Is Canada ready for the next threat from China?
Having already demonstrated its willingness to inflict pain on Canada where it hurts, we must anticipate more of the same from China in the context of heightened global competition and potential confrontation.
The Trudeau government has taken extraordinary action to deal with a (hopefully) once-in-a -century global pandemic.
With Budget 2021, it has laid out an ambitious and very expensive agenda designed to simultaneously engineer a robust post-pandemic recovery and set in motion an historic effort to tackle climate change by way of an epochal shift towards green energy.
And now, all public denials notwithstanding, the Liberals appear to be setting the stage for an election that they feel affords them a solid chance of regaining the majority they lost in 2019.
But trouble never sleeps. And the next global challenge has already arrived.
That challenge is Canada’s vulnerability to economic disruption as the G7 and like-minded Asia-Pacific nations begin to tackle the political, security and economic threats posed by China’s growing power and willingness to use it to punish countries whose behaviour it deems to be disagreeable.
Canada has already had a taste of this. The unacceptable hostage diplomacy China has inflicted on Michael Spavor and Michael Kovrig and their families in retaliation for Canada's arrest of Huawei executive Meng Wanzhou is the best known example. Canadian canola farmers have also been hit with the ban on Canadian canola imports by China, which has been linked to the same issue.
The vulnerability of Canada to Chinese supply chains was already made clear during the pandemic as we experienced shortages of key health equipment that was being made largely in China. But this is a mere taste for what may be coming.
At the recent G7 in the United Kingdom, the world’s richest democracies as well as India, Australia, South Korea, and South Africa, all signalled an effort to challenge China on human rights, its prominence in global supply chains, and security in Asia. China reacted by warning that “[t]he days when global decisions were dictated by a small group of countries are long gone.”

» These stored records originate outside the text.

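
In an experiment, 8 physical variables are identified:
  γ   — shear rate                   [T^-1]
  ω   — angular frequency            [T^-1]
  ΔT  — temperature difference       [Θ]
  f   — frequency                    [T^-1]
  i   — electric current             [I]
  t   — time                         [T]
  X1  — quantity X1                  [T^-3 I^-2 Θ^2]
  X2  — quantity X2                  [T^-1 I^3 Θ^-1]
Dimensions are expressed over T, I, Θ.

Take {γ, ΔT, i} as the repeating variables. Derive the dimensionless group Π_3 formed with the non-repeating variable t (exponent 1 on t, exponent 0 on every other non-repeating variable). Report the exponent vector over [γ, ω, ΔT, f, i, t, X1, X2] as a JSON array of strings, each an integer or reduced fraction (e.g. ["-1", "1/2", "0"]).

Exponent matrix [T,I,Θ] × [γ,ω,ΔT,f,i,t,X1,X2]:
  T: [-1 -1  0 -1  0  1 -3 -1]
  I: [ 0  0  0  0  1  0 -2  3]
  Θ: [ 0  0  1  0  0  0  2 -1]
RREF → pivots at {γ,ΔT,i} ⇒ r = 3
Repeat: γ,ΔT,i; free: ω,f,t,X1,X2
RREF:
  r0: [   1    1    0    1    0   -1    3    1]
  r1: [   0    0    1    0    0    0    2   -1]
  r2: [   0    0    0    0    1    0   -2    3]
Fix exponent of t at 1, ω at 0, f at 0, X1 at 0, X2 at 0; solve each RREF row for its pivot's exponent:
  r0: exp(γ) + (-1)·1 = 0 ⇒ exp(γ) = 1
  r1: exp(ΔT) + (0)·1 = 0 ⇒ exp(ΔT) = 0
  r2: exp(i) + (0)·1 = 0 ⇒ exp(i) = 0
Π_3 = γ · t

["1", "0", "0", "0", "0", "1", "0", "0"]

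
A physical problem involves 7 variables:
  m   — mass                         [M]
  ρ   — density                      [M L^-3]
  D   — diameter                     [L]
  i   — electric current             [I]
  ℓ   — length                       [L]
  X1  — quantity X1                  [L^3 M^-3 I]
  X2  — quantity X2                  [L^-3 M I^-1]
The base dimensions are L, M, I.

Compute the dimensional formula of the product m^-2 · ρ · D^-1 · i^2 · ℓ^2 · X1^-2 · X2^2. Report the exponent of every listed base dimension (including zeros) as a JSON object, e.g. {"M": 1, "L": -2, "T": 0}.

Exponent matrix [L,M,I] × [m,ρ,D,i,ℓ,X1,X2]:
  L: [ 0 -3  1  0  1  3 -3]
  M: [ 1  1  0  0  0 -3  1]
  I: [ 0  0  0  1  0  1 -1]
  [L]: (-2)·0+(1)·-3+(-1)·1+(2)·0+(2)·1+(-2)·3+(2)·-3 = -14
  [M]: (-2)·1+(1)·1+(-1)·0+(2)·0+(2)·0+(-2)·-3+(2)·1 = 7
  [I]: (-2)·0+(1)·0+(-1)·0+(2)·1+(2)·0+(-2)·1+(2)·-1 = -2
⇒ L^-14 M^7 I^-2

{"L": -14, "M": 7, "I": -2}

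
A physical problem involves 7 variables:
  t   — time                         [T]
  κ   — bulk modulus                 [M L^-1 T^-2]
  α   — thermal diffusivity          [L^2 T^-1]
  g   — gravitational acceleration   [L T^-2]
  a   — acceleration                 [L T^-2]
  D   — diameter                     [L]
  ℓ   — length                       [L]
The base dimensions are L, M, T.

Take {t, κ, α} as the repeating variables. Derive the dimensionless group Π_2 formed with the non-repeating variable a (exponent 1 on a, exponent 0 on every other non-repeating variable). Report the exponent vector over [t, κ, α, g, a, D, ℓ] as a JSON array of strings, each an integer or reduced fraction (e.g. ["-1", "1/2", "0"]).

Exponent matrix [L,M,T] × [t,κ,α,g,a,D,ℓ]:
  L: [ 0 -1  2  1  1  1  1]
  M: [ 0  1  0  0  0  0  0]
  T: [ 1 -2 -1 -2 -2  0  0]
Echelon form has 3 nonzero rows (pivots: t,κ,α)
Pivot set = {t,κ,α}, free = {g,a,D,ℓ}
RREF:
  r0: [   1    0    0 -3/2 -3/2  1/2  1/2]
  r1: [   0    1    0    0    0    0    0]
  r2: [   0    0    1  1/2  1/2  1/2  1/2]
Fix exponent of a at 1, g at 0, D at 0, ℓ at 0; solve each RREF row for its pivot's exponent:
  r0: exp(t) + (-3/2)·1 = 0 ⇒ exp(t) = 3/2
  r1: exp(κ) + (0)·1 = 0 ⇒ exp(κ) = 0
  r2: exp(α) + (1/2)·1 = 0 ⇒ exp(α) = -1/2
Π_2 = t^(3/2) · α^(-1/2) · a

["3/2", "0", "-1/2", "0", "1", "0", "0"]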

Having already demonstrated its willingness to inflict pain on Canada where it hurts, we must anticipate more of the same from China in the context of heightened global competition and potential confrontation.
For China, Canada presents an inviting target for trade retaliation. It is now close to eclipsing the European Union as Canada's second largest trading partner, with total trade in 2020 pegged at around $80 billion.
We rely on China for, among other key products, consumer goods, textiles and machinery. And we could easily end up as collateral damage in a larger China-U.S. struggle.
While Ottawa’s power to fend off this threat is limited, it is not without allies or retaliatory tools. The question for Canadians remains: are policy makers doing the work they need to get ready for the threat? There is no obvious evidence of this so far.